Questo genere è simile all'hardcore punk, e se già questo è aggressivo e violento, questo hardcore emo lo è molto di più. Una velocità mai vista, più intensità ed un suono che rasenta il caos.
Si possono vedere i primi accenni di questo stile già in bands provenienti dal New Jersey intorno al 1990, ma inizia senza dubbio a San Diego con gli Heroin nel 91', e da qui si espande abbastanza velocemente. Molte bands che suonano questo genere si formano dal 1992 come Portraits of Past, Mohinder, Honeywall, e John Henry West.
Questo è uno stile estremamante veloce, si usano chitarre distorte al limite e urla che molte volte rendono impossibile decifrare ciò che viene detto. Anche le melodie delle chitarre alle volte sono assenti, ed emettono solamente del rumore o suoni molto acuti. In sintesi è un impasto di suoni non suoni che raramente riescono ad essere in armonia tra di loro. Qui viene distorto perfino il basso, cosa che nell'emo non succede mai. Potrei dire che sono semplicemente dei rumori senza senso, ma basta ascoltare gli Heroin per accorgersi che non è così.
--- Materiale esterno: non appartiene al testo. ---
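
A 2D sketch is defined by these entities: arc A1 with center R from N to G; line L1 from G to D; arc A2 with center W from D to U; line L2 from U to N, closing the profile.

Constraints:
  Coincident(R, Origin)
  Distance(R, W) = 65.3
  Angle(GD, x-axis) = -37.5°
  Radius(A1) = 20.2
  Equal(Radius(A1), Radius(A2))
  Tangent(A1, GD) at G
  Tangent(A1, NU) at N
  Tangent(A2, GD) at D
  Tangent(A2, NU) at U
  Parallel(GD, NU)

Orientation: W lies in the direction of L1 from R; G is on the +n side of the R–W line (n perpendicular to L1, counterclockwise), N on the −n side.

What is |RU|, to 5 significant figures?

68.353

Tangency of A1 to both parallel lines with radius 20.2 puts G and N at R ± 20.2·n: G = (12.297, 16.026), N = (-12.297, -16.026). Equal radii place D and U the same way about W: D = W + 20.2·n = (64.103, -23.726), U = W − 20.2·n = (39.509, -55.778). Then |RU| = |U − R| = 68.353.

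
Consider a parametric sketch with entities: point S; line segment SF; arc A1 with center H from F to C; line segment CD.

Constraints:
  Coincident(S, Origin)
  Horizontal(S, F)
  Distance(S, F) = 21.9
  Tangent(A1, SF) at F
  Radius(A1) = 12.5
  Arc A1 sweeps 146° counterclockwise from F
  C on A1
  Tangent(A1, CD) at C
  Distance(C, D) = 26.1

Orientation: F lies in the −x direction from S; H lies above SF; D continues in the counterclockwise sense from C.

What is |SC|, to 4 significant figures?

27.30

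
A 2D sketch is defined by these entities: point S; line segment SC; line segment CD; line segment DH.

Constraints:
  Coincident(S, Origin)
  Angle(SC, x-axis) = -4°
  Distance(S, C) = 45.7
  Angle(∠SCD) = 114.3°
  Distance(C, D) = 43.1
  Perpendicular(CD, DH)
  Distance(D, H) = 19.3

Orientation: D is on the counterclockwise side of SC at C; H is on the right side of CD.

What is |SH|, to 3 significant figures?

86.9

S is at the origin; SC runs at -4.0° with length 45.7, so C = 45.7·(cos -4.0°, sin -4.0°) = (45.6, -3.19). ∠SCD = 114.3°, so CD runs at -4.0° + (180° − 114.3°) = 61.7° from the x-axis; with |CD| = 43.1, D = C + 43.1·(cos 61.7°, sin 61.7°) = (66.0, 34.8). CD ⟂ DH; with |DH| = 19.3 on the right of CD, H = D + 19.3·(0.880, -0.474) = (83.0, 25.6). Then |SH| = |H − S| = 86.9.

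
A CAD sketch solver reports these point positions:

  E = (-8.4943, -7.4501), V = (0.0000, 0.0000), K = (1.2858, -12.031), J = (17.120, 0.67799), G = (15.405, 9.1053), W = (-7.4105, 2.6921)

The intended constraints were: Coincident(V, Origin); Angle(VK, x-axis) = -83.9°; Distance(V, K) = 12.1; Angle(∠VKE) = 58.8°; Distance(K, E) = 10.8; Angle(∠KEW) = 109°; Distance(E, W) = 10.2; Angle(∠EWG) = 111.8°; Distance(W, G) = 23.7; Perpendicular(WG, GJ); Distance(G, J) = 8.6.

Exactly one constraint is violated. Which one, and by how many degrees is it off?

Perpendicular(WG, GJ) — off by 4.20°.

V = (0.00, 0.00) ✓; VK at -83.90° ✓; |VK| = 12.10 ✓; ∠VKE = 58.80° ✓; |KE| = 10.80 ✓; ∠KEW = 109.0° ✓; |EW| = 10.20 ✓; ∠EWG = 111.8° ✓; |WG| = 23.70 ✓; ∠(WG, GJ) = 94.20° ✗; |GJ| = 8.600 ✓.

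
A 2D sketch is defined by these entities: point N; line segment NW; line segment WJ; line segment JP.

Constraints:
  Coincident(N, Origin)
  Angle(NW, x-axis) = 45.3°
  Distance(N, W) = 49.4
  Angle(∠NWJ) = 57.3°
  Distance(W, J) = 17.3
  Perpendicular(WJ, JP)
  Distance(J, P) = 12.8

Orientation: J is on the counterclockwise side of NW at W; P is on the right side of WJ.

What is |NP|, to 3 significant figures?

55.2

N is at the origin; NW runs at 45.3° with length 49.4, so W = 49.4·(cos 45.3°, sin 45.3°) = (34.7, 35.1). ∠NWJ = 57.3°, so WJ runs at 45.3° + (180° − 57.3°) = 168° from the x-axis; with |WJ| = 17.3, J = W + 17.3·(cos 168°, sin 168°) = (17.8, 38.7). The perpendicularity gives JP at right angles to WJ; with |JP| = 12.8 on the right of WJ, P = J + 12.8·(0.208, 0.978) = (20.5, 51.2). Then |NP| = |P − N| = 55.2.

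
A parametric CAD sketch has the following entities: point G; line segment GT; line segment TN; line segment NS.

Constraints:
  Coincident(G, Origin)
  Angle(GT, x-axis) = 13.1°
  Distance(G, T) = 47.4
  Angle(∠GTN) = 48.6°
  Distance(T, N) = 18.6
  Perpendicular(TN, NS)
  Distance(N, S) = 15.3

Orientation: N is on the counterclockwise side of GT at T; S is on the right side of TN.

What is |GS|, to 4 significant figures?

52.43

G is at the origin; GT runs at 13.1° with length 47.4, so T = 47.4·(cos 13.1°, sin 13.1°) = (46.17, 10.74). ∠GTN = 48.6°, so TN runs at 13.1° + (180° − 48.6°) = 144.5° from the x-axis; with |TN| = 18.6, N = T + 18.6·(cos 144.5°, sin 144.5°) = (31.02, 21.54). TN is perpendicular to NS; with |NS| = 15.3 on the right of TN, S = N + 15.3·(0.5807, 0.8141) = (39.91, 34.00). Then |GS| = |S − G| = 52.43.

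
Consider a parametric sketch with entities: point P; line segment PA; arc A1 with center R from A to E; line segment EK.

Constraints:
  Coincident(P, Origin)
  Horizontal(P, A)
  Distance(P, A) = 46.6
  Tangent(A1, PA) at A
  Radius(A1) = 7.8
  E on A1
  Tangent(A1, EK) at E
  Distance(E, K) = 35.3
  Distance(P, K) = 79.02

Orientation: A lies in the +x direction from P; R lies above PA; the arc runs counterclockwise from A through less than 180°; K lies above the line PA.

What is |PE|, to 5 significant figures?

53.467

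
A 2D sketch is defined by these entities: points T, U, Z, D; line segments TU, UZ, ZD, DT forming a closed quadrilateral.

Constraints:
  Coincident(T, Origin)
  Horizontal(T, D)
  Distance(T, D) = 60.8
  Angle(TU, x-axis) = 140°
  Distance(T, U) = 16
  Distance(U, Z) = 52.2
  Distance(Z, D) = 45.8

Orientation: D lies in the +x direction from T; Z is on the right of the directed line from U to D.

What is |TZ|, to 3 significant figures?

36.3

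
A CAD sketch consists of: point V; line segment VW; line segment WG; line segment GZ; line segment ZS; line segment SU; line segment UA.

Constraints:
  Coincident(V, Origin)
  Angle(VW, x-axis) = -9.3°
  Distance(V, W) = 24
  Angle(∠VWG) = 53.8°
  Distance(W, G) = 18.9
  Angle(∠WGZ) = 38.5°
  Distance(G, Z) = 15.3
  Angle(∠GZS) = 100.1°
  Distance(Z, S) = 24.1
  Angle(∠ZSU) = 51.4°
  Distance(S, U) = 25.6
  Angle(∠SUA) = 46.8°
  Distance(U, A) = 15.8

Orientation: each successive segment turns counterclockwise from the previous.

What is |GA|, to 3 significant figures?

13.7

V is at the origin; VW runs at -9.3° with length 24.0, so W = (23.7, -3.88). ∠VWG = 53.8° gives WG at 117° from the x-axis; with |WG| = 18.9, G = (15.1, 13.0). ∠WGZ = 38.5° gives GZ at -102° from the x-axis; with |GZ| = 15.3, Z = (12.1, -2.01). ∠GZS = 100.1° gives ZS at -21.7° from the x-axis; with |ZS| = 24.1, S = (34.4, -10.9). ∠ZSU = 51.4° gives SU at 107° from the x-axis; with |SU| = 25.6, U = (27.0, 13.6). ∠SUA = 46.8° gives UA at -120° from the x-axis; with |UA| = 15.8, A = (19.1, -0.124). Then |GA| = |A − G| = 13.7.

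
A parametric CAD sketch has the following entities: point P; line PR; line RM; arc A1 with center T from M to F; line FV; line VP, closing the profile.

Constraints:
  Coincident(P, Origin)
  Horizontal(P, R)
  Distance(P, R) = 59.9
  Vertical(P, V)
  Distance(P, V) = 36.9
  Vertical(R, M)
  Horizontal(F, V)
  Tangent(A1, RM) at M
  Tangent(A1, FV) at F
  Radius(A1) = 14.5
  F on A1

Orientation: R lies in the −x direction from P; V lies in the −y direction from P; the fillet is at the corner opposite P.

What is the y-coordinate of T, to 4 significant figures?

-22.40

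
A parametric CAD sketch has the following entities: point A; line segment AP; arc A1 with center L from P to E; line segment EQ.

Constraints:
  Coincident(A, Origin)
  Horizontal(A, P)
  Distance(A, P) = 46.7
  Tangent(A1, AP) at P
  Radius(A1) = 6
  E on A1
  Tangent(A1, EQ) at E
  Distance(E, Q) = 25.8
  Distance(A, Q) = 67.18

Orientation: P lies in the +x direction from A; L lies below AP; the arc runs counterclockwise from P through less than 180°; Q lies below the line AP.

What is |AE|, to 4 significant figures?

43.72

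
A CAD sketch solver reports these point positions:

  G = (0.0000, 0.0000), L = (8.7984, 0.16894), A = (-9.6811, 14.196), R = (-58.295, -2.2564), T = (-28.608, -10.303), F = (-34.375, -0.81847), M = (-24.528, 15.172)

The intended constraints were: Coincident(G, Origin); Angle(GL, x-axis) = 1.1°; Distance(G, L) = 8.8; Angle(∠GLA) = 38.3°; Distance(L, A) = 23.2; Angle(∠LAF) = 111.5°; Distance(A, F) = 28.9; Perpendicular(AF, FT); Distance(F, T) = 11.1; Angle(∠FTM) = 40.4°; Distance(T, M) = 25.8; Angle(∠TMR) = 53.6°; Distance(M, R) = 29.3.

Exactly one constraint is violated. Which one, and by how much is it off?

Distance(M, R) = 29.3 — off by 8.70.

G = (0.00, 0.00) ✓; GL at 1.100° ✓; |GL| = 8.800 ✓; ∠GLA = 38.30° ✓; |LA| = 23.20 ✓; ∠LAF = 111.5° ✓; |AF| = 28.90 ✓; ∠(AF, FT) = 90.00° ✓; |FT| = 11.10 ✓; ∠FTM = 40.40° ✓; |TM| = 25.80 ✓; ∠TMR = 53.60° ✓; |MR| = 38.00 ✗.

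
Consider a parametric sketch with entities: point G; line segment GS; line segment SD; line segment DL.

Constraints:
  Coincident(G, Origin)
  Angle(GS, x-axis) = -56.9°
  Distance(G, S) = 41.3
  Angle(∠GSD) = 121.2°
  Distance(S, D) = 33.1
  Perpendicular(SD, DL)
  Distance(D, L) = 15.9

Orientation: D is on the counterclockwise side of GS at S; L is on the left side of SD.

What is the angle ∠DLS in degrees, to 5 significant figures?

64.342°

∠GSD = 121.2°, so SD runs at -56.9° + (180° − 121.2°) = 1.9000° from the x-axis; with |SD| = 33.1, D = S + 33.1·(cos 1.9000°, sin 1.9000°) = (55.636, -33.500). SD is perpendicular to DL; with |DL| = 15.9 on the left of SD, L = D + 15.9·(-0.033155, 0.99945) = (55.109, -17.609). Then cos ∠DLS = LD·LS / (|LD||LS|), giving 64.342°.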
Nella sua caoticità , questa musica riesce comunque a trasmetterti qualcosa, e riesci quasi ad immedesimarti in quei suoni che ti strappano via la carne.
L'hardcore emo è emo portato al limite. E' un calderone di emozioni incontrollate che violenteranno il tuo cuore. Molte volte è schizofrenia portata sulla musica, non importa più tanto rendere la musica ascoltabile, quanto buttare fuori tutto quello che si prova senza curarsi di come esce.